BRO IT'S HIS CAR WHO GIVES A FUCK

THE REAL POINT IS THAT HE WANT'S TO BUILD A LOWRIDER

SHIT I'M HAPPY WITH THAT


----------



## look_what_i_can_do (Oct 5, 2005)

i gotta friend wit a 79 monte carlo for sale. T tops not a sunroof. Frame mas been parcially wrapped. Upper a arms have been extended. Car has been painted but needs new paint and a new rear windshield from vandilism. No motor. if ur interested let me know and i can find out a price for you.


----------



## vengence (Sep 19, 2005)

sounds like a decent deal,any new vids of the geo hoppin man,those were tight.


----------



## low63 (Mar 13, 2003)

Welcome homie, Monte's are nice rides I myself m' putting together a 1987 Lux,
different body style but it's all good.Good luck bro. ...build your car the way you want,not the way they want... :thumbsup:


----------



## MS. BROUGHAM (Jan 27, 2006)

> _Originally posted by TrainingDay34_@Feb 17 2006, 06:46 PM~4870463
> *Hey....im new to this board....im in the process of looking for a 78-79' Chevrolet Monte Carlo.
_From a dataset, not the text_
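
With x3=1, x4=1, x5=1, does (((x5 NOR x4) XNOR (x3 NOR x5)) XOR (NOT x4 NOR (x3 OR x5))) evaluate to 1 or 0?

Substituting: (((1 NOR 1) XNOR (1 NOR 1)) XOR (NOT 1 NOR (1 OR 1)))
= 1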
Im actually trying to restore it exactly like in the movie Training day. im trying to figure out what brand of wood steering wheel is used in the movie. It appears to have like a gray covering over the center area where the horn is. Anyone know what brand it is? I contacted Grant and they said it wasnt theirs.
> *


IM NEW TO THE BOARD TOO...THOSE MONTES ARE TIGHT. MY HUSBAND USED TO HAVE A 79. HE HAD IT PAINTED GREEN WITH GREEN SDPOKED RIMS. IT WAS TIGHT. HE IS MORE INTO CADDYS THOUGH. HES WORKIN ON ONE TO BUST OUT THIS SUMMER. I AM PARTIAL TO THE MONTES THOUGH. ONE DAY I WILL HAVE ONE. POST UP SOME PICS WHEN YOU GET YOURS. GOOD LUCK!!


----------



## look_what_i_can_do (Oct 5, 2005)

> _Originally posted by vengence_@Feb 25 2006, 07:49 AM~4925263
> *sounds like a decent deal,any new vids of the geo hoppin man,those were tight.
> *


i have made anymore videos lately cuz my shit is at a stand still waiting on my pumps to be rebuilt but i just uploaded a video of my buddies 74 buick. 

3 wheelin the Duece & A Quarter


----------



## fleetwoodcabron (Sep 12, 2002)

> _Originally posted by harborareaPhil_@Feb 18 2006, 01:52 AM~4872646
> *:biggrin: :uh:THE WHOLE BAND?
> *


man i hope so they kick some ass i would be like play bring the noise hahahahaha.


----------



## vengence (Sep 19, 2005)

and to think my brother has a tracker sittin at his house just goin to waste,needs head work,that buick pulls a nice 3,lookin good man,


----------



## DuezPaid (Jul 11, 2005)

this is from imdb.com
Alonzo's car is a 1979 Chevy Monte Carlo, with some modifications: it has Dayton wire wheels with bullet caps; a Grant steering wheel; Flowmaster exhaust; and hydraulics. Added to this, the car is outfitted with a sunroof, which that era's Monte Carlos never had.


----------



## look_what_i_can_do (Oct 5, 2005)

We will have a better video clip of the buick pullin a higher 3 soon.. we added more batteries and better springs in the front... now it hops like a dream and leans so hard on 3 that the bumper drags.. with just 12's in the rear...


----------



## 78 Monte 4 Life (Mar 1, 2006)

Hey everyone I guess I am a newbie.So hello and hope I'm welcomed.I just want to say that I myself think it's cool for people fixing and restoring Montes nomatter what the year.Even though the chrome strips on the 78-80 are hard to come by we still have the passion to continue our Monte projects.Peace


----------